“Hot young soul singer from the U.K. drops debut album” is not as effective a headline as it once might have been.
There are simply so many soul singers working presently, and so few of them seem to possess anything resembling genuine soul, that “soul” has become about as meaningful a signifier as “punk.” As in, not very meaningful at all. Of course, one falls for such headlines anyway, because hope endures, and light can enter your life from the most unexpected places.
A little bit of light has entered mine with the arrival of “Definitely Now,” the first album from Nottingham, England, native Liam Bailey. So self-assured, so startlingly soulful, and so redolent of a deep immersion in both popular music’s past and present that it’s tough to accept Bailey as a newcomer. He’s got the voice. He’s got musical chops to spare. He can write.

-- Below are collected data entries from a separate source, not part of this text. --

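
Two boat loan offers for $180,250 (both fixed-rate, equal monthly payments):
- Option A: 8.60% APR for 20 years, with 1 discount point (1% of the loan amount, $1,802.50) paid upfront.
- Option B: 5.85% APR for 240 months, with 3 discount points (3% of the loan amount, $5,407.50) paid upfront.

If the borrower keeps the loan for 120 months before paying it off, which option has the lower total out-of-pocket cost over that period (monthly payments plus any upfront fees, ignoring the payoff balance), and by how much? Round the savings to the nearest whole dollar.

Option A: monthly rate = 8.6%/12 = 0.0071667; payment = 180,250 × 0.0071667 / (1 − (1+0.0071667)^−240) = $1,575.68.
Option B: at 5.85% the monthly rate is 0.0048750, so the payment is 180,250 × 0.0048750 / (1 − 1.0048750^−240) = $1,275.82.
Over 120 months: Option A costs 120 × $1,575.68 + $1,802.50 = $190,884.10; Option B costs 120 × $1,275.82 + $5,407.50 = $158,505.90.
Option B is cheaper by $190,884.10 − $158,505.90 = $32,378.20.

Option B by $32,378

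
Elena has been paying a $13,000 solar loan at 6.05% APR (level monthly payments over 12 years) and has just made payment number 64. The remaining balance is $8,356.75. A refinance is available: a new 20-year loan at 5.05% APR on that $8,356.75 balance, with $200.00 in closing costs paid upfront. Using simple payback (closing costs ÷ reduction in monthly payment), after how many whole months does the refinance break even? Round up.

3 months

Current payment = 13,000 × 6.05%/12 / (1 − (1+0.0050417)^−144) = $127.20.
Refinanced payment = 8,356.75 × 0.0042083 / (1 − (1+0.0042083)^−240) = $55.38.
Monthly savings = $127.20 − $55.38 = $71.82.
Break-even = $200.00 / $71.82 = 2.78 → 3 months.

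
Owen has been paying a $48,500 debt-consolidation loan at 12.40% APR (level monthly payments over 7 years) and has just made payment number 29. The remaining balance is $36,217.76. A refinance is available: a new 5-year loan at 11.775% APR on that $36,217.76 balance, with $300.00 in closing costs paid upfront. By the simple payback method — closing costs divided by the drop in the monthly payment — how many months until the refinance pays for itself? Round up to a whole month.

5 months

Current payment = 48,500 × 12.4%/12 / (1 − (1+0.0103333)^−84) = $866.57.
Refinanced payment = 36,217.76 × 0.0098125 / (1 − (1+0.0098125)^−60) = $801.53.
Monthly savings = $866.57 − $801.53 = $65.04.
Break-even = $300.00 / $65.04 = 4.61 → 5 months.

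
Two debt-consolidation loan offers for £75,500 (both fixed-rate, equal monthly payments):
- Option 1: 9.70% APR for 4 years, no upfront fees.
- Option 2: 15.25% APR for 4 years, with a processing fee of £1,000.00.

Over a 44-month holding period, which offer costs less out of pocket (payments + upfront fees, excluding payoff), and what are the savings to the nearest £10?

Option 1: at 9.70% the monthly rate is 0.0080833, so the payment is 75,500 × 0.0080833 / (1 − 1.0080833^−48) = £1,904.02.
Option 2: monthly rate = 15.25%/12 = 0.0127083; payment = 75,500 × 0.0127083 / (1 − (1+0.0127083)^−48) = £2,110.80.
Over 44 months: Option 1 costs 44 × £1,904.02 = £83,776.88; Option 2 costs 44 × £2,110.80 + £1,000.00 = £93,875.20.
Option 1 is cheaper by £93,875.20 − £83,776.88 = £10,098.32.

Option 1 by £10,100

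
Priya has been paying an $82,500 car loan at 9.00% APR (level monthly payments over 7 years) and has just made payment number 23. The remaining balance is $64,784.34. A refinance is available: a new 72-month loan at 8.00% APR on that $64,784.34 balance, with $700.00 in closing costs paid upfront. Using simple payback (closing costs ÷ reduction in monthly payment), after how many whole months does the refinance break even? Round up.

4 months

Current payment = 82,500 × 9%/12 / (1 − (1+0.0075000)^−84) = $1,327.35.
Refinanced payment = 64,784.34 × 0.0066667 / (1 − (1+0.0066667)^−72) = $1,135.88.
Monthly savings = $1,327.35 − $1,135.88 = $191.47.
Break-even = $700.00 / $191.47 = 3.66 → 4 months.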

And he understands that soul exists in the spaces between the notes as much as it exists in the notes themselves.
The time was certainly ripe for some young buck to come along and connect Bob Marley, Hendrix and Otis Redding to the Black Keys, White Stripes and like-minded purveyors of Caucasian garage-soul. Bailey is that dude.
“Definitely Now” kicks off with the psychedelic strut of “On My Mind” – picture “Brothers”-era Black Keys as covered by John Legend & the Roots, with Sonny Sharrock on guitar – and proceeds to tear through 14 original tunes that blend reggae (Bailey is half Jamaican, and he’s not messing when he takes on the form), Motown, Hendrix-informed acid-pop, at least one song that suggests immersion in early Pink Floyd, and the sort of soul-pop crossovers that we would have loved to have the opportunity to hear Bailey’s first big fan and benefactor, Amy Winehouse, sing.
If I sound breathless, it’s because Bailey has left me that way. A simply stunning debut.